The answer is to take a stable distribution, install the minimum and work
with it OR build your own custom infrastructure as far as I can see.
Neither Red Hat nor Novell are cluster-aware in any detail - they'll
support their install and base programs but don't have the depth of
expertise to go further :(
> On clusters that add new hardware, usually bleeding edge, every four to
> six months as research groups hit grant year boundaries and buy their
> next bolus of nodes, FC really does make sense as Centos probably won't
> "work" on those nodes in some important way and you'll be stuck
> backporting kernels or worse on top of your key libraries e.g. the GSL.

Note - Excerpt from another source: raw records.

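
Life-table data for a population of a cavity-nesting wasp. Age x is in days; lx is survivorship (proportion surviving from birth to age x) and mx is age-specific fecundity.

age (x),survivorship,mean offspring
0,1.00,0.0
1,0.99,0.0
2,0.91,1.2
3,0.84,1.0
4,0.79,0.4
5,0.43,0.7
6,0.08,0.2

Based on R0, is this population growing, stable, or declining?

growing

R0 = Σ lx·mx = 0 + 0 + 1.092 + 0.84 + 0.316 + 0.301 + 0.016 = 2.565
R0 > 1, so the population is growing.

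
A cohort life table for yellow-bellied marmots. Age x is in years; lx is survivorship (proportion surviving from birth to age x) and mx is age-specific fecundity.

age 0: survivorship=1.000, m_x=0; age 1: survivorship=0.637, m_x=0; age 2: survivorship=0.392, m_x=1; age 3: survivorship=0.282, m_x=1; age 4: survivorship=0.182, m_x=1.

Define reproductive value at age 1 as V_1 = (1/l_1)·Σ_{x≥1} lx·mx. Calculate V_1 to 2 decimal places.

1.34

lx·mx for x ≥ 1: 0, 0.392, 0.282, 0.182 → sum = 0.856
V_1 = 0.856 / l_1 = 0.856 / 0.637 = 1.343799… → 1.34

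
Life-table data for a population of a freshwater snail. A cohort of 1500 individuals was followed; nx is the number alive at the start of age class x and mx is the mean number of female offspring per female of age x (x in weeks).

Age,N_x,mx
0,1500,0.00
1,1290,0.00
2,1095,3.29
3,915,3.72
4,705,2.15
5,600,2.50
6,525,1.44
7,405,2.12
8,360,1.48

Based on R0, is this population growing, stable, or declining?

growing

lx = nx/n0 = nx/1500: 1, 0.86, 0.73, 0.61, 0.47, 0.4, 0.35, 0.27, 0.24
R0 = Σ lx·mx = 0 + 0 + 2.4017 + 2.2692 + 1.0105 + 1 + 0.504 + 0.5724 + 0.3552 = 8.113
R0 > 1, so the population is growing.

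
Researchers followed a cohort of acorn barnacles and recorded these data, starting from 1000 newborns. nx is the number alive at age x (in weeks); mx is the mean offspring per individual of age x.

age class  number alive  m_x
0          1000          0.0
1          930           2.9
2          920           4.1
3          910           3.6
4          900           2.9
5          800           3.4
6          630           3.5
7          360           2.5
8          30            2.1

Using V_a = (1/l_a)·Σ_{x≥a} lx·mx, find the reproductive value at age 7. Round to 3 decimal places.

lx = nx/n0 = nx/1000: 1, 0.93, 0.92, 0.91, 0.9, 0.8, 0.63, 0.36, 0.03
lx·mx for x ≥ 7: 0.9, 0.063 → sum = 0.963
V_7 = 0.963 / l_7 = 0.963 / 0.36 = 2.675 → 2.675

2.675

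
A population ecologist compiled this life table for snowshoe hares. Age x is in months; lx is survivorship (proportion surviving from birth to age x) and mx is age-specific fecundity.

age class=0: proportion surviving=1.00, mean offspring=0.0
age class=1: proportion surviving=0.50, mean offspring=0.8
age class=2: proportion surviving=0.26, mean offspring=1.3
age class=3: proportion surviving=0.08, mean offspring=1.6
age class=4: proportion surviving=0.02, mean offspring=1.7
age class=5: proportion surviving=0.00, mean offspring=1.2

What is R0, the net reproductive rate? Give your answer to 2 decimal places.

0.90

lx·mx by age: 0, 0.4, 0.338, 0.128, 0.034, 0
R0 = Σ lx·mx = 0.9 → 0.90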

> Just upgrade FC regularly across the cluster, probably on an "every
> other release" schedule like the one we use.
>
Chances are that anything Red Hat Enterprise based just won't work. New
hardware is always hard.
> On clusters (or sub-clusters) with a 3 year replacement cycle, Centos or
> other stable equivalent is a no-brainer -- as long as it installs on
> your nodes in the first place (recall my previous comment about the
> "stars needing to be right" to install RHEL/Centos -- the latest release
> has to support the hardware you're buying) you're good to go
> indefinitely, with the warm fuzzy knowledge that your nodes will update
> from a "supported" repo most of their 3+ year lifetime, although for the
> bulk of that time the distro will de-facto be frozen except for whatever
> YOU choose to backport and maintain.
>
Absolutely.
>
> Nowadays, with PXE/Kickstart/Yum (or Debian equivalents, or the OS of
> your choice with warewulf, or...) reinstalling OR upgrading a cluster
> node is such a non-event in terms of sysadmin time and effort that it
> can pretty much be done at will.
I've had the pleasure/pain of watching cluster admins from a distance
as they worked on a fully commercial cluster from major vendors. For
most on this list, its a no-brainer. I wish I had seen the same.
> The worst thing that such a strategy might require is a rebuild of user
> applications for both distros, but with shared libraries to my own
> admittedly anecdotal experience this "usually" isn't needed going from
> older to newer (that is, an older Centos built binary will "probably"
> still work on a current FC node, although this obviously depends on the
> precise libraries it uses and how rapidly they are changing). It's a
> bit harder to take binaries from newer to older, especially in packaged
> form. There you almost certainly need an rpmbuild --rebuild and a bit
> of luck.
>
I use Debian - I've never had to learn about more than one repository
and one distribution for everything I need. What is this "rebuilding" of
which you speak :)
> Truthfully, cluster installation and administration has never been
> simpler.
>
I think you underestimate your expertise - and the expertise on this
list. My mantra is that cluster administration should be simple and
straightforward: in reality, it's seldom so.